Nonostante la lunga detenzione sofferta, a 70 anni Antonio Giuseppe Trigila, secondo l’accusa della Dda della Procura di Catania, continuava a dirigere l’omonimo clal siracusano dal carcere, duranti i colloqui con familiari. “Estremamente significativa – sottolineano i magistrati parlando dell’operazione ‘Robin Hood’- era la spiegazione che lo stesso esponente mafioso forniva a una nipote, della sua attivita’ delinquenziale: ‘Loro dicono per mafiosita’, invece io sono un contrasto dello Stato!…che cosa significa contrasto dello Stato?” .
Avere il ‘monopolio’ di ampi settori economici fondamentali in Sicilia, come quello dell’intermediazione imposta nel settore dei trasporti dei prodotti agricoli, le estorsioni agli operatori economici e nell’acquisizione di fondi agricoli finalizzati alle richieste di contributi europei. Oltre al redditizio traffico di droga. Tra i soggetti in posizione apicale nel clan e’ collocato Giuseppe Crispino, 43 anni, ritenuto dalla Dda di Catania il “reggente in liberta’ del sodalizio” e al quale, fino all’arresto avvenuto nel luglio 2018, era stata affidata la raccolta dei proventi illeciti necessari al sostentamento dell’associazione, il pagamento degli stipendi alle famiglie dei detenuti, la detenzione delle armi e la conduzione di estorsioni e traffico di sostanze stupefacenti. Fu arrestato perche’ trovato in possesso di 650 grammi di cocaina e di 4 pistole illegalmente detenute: la prova, secondo gli investigatori, di come il sodalizio fosse operativo e detenesse un arsenale cui attingere in caso di necessita’.

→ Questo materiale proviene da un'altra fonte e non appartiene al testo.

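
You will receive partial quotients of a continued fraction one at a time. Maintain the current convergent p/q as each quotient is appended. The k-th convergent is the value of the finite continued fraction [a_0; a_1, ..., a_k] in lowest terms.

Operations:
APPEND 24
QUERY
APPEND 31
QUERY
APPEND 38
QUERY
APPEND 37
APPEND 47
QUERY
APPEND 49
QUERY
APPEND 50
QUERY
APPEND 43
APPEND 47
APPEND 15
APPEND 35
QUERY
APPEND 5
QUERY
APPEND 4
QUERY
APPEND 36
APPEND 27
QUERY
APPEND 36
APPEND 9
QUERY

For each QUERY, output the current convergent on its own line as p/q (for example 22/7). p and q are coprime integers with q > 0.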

Uomini di fiducia erano collocati nei comparti ritenuti nevralgici: Giuseppe Caruso, 57 anni di Avola, grazie ai contatti con le aziende di autotrasporti che operavano nella zona sud della provincia e in quella di Ragusa, aveva il compito di raccogliere i versamenti di denaro imposti agli operatori per lavorare senza incorrere in problemi. Tre gli episodi di estorsione contestati. Caruso, con le minacce, avrebbe impedito ai trasportatori di lavorare liberamente in quello che egli stesso definiva il “suo” territorio ovvero costringeva autotrasportatori e aziende ad avvalersi della sua attivita’ di intermediazione o a versargli somme di denaro (“ma chi ve l’ha data questa autorizzazione” – ” io sto prendendo i bins e gli sto dando fuoco ora stesso, subito. E qua non ci deve entrare nessuno, se prima non ve lo dico io, perche’ il padrone (…) sono io”). Ad Angelo Monaco, 26 anni, nipote di Antonio Trigila, di recente inserimento nell’organigramma mafioso, venivano affidati gli affari relativi all’acquisizione e al controllo dei fondi agricoli.